Saturday, January 3, 2015

Film Review: ‪The Water Diviner



The Water Diviner. Rated M (mature themes and violence). 111 minutes. Directed by Russell Crowe. Screenplay by Andrew Knight and Andrew Anastasios. 

Verdict: A terrifically assured directorial debut from Russell Crowe. 
 
For his directorial debut, Russell Crowe has wisely surrounded himself with the cream of the crop when it comes to creative collaborators. In the perfect company of production designer Chris Kennedy (The Road), editor Matt Villa (The Great Gatsby) and composer David Hirschfelder (The Railway Man, Shine), veteran, Oscar®-winning cinematographer Andrew Lesnie (The Lord of the Rings, King Kong, The Lovely Bones) beautifully accounts for the film’s visual ambition, which leaves Crowe to bring a fine actor’s eye to the storytelling detail. And it is a terrifically assured debut.

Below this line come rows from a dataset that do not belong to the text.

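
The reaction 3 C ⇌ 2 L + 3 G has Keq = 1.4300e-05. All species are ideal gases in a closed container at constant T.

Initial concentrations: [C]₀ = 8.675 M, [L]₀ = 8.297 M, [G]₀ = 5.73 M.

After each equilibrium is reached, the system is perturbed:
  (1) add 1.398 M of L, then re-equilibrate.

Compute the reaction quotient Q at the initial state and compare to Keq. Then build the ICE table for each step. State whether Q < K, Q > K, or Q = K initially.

Q₀ = 19.84 vs Keq = 1.4300e-05 ⇒ Q>K, reverse
Step 1:
                  C         L         G
  init        8.675     8.297      5.73
  Δ           5.604    -3.736    -5.604
  eq          14.28     4.561     0.126
  solve Keq expr → x = -1.868; check Q = 1.4300e-05
Then add 1.398 M of L.
Step 2:
                  C         L         G
  init        14.28     5.959     0.126
  Δ         0.02026  -0.01351  -0.02026
  eq           14.3     5.946    0.1058
  solve Keq expr → x = -0.006755; check Q = 1.4300e-05

Q₀ = 19.84; Q > K (proceeds reverse)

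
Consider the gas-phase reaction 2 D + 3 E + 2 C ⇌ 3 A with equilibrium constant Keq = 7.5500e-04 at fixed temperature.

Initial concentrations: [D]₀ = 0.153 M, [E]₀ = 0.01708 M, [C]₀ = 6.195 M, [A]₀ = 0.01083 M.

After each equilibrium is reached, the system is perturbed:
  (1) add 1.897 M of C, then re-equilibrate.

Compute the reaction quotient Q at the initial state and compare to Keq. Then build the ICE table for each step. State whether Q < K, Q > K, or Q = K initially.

Q₀ = 0.2838 vs Keq = 7.5500e-04 ⇒ Q>K, reverse
Step 1:
                  D         E         C         A
  init        0.153   0.01708     6.195   0.01083
  Δ        0.005682  0.008524  0.005682 -0.008524
  eq         0.1587    0.0256     6.201  0.002306
  solve Keq expr → x = -0.002841; check Q = 7.5500e-04
Then add 1.897 M of C.
Step 2:
                  D         E         C         A
  init       0.1587    0.0256     8.098  0.002306
  Δ       -2.6848e-04 -4.0273e-04 -2.6848e-04 4.0273e-04
  eq         0.1584    0.0252     8.097  0.002709
  solve Keq expr → x = 1.3424e-04; check Q = 7.5500e-04

Q₀ = 0.2838; Q > K (proceeds reverse)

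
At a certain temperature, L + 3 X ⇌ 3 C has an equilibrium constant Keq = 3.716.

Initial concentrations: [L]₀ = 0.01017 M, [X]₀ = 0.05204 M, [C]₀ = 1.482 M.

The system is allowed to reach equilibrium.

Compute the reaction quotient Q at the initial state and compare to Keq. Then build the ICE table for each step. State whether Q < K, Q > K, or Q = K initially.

Q₀ = 2.2710e+06; Q > K (proceeds reverse)

Q₀ = 2.2710e+06 vs Keq = 3.716 ⇒ Q>K, reverse
Step 1:
                   L          X          C
  init       0.01017    0.05204      1.482
  Δ           0.2412     0.7237    -0.7237
  eq          0.2514     0.7757     0.7583
  solve Keq expr → x = -0.2412; check Q = 3.716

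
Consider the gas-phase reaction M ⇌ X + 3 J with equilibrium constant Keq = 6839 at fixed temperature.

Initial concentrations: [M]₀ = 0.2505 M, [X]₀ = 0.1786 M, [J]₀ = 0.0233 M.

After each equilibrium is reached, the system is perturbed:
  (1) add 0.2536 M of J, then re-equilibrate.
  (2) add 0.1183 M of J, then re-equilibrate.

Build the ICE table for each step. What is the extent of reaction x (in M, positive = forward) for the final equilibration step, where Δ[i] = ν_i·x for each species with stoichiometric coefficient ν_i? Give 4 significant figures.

Q₀ = 9.0186e-06 vs Keq = 6839 ⇒ Q<K, forward
Step 1:
                    M           X           J
  Initial      0.2505      0.1786      0.0233
  Change      -0.2505      0.2505      0.7514
  Equil    2.9171e-05      0.4291      0.7747
  solve Keq expr → x = 0.2505; check Q = 6839
Then add 0.2536 M of J.
Step 2:
                    M           X           J
  Initial  2.9171e-05      0.4291       1.028
  Change   3.9019e-05 -3.9019e-05 -1.1706e-04
  Equil    6.8191e-05       0.429       1.028
  solve Keq expr → x = -3.9019e-05; check Q = 6839
Then add 0.1183 M of J.
Step 3:
                    M           X           J
  Initial  6.8191e-05       0.429       1.146
  Change   2.6324e-05 -2.6324e-05 -7.8971e-05
  Equil    9.4514e-05       0.429       1.146
  solve Keq expr → x = -2.6324e-05; check Q = 6839

x = -2.6324e-05 M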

Joshua Connor (Crowe) and his wife Eliza (Jacqueline McKenzie) are grieving the loss of their three sons at Gallipoli. While Eliza remains trapped in an ultimately futile charade, Connor copes by using his divining skills to build a well on their property. When Eliza succumbs to the hopelessness of their situation, Connor decides to travel to Turkey and bring his boys home so they can be buried next to their mother. 

The screenplay’s finely wrought vignettes that make up the majority of Connor’s dedicated search for his beloved sons combine to create an involving saga of one man’s determination to re-unite his family. The shocking final battlefield sequence involving Connor’s sons (led by a standout performance by Ryan Corr as Art), is overwhelmingly powerful in its bruality and finality. 

Having worked with some of Hollywood’s most influential directors (most notably Ridley Scott for Gladiator and Ron Howard for A Beautiful Mind), Crowe’s directorial debut was always going to be an intriguing experience. To his absolute credit, we constantly find ourselves involved intimately in the characters’ journeys, with his camera determined to bear reliable witness to not only the terror of war, but the hope and optimism that love can bring to the ruins of a tragically interrupted life. 

This review was commissioned by the West Australian Newspaper Group.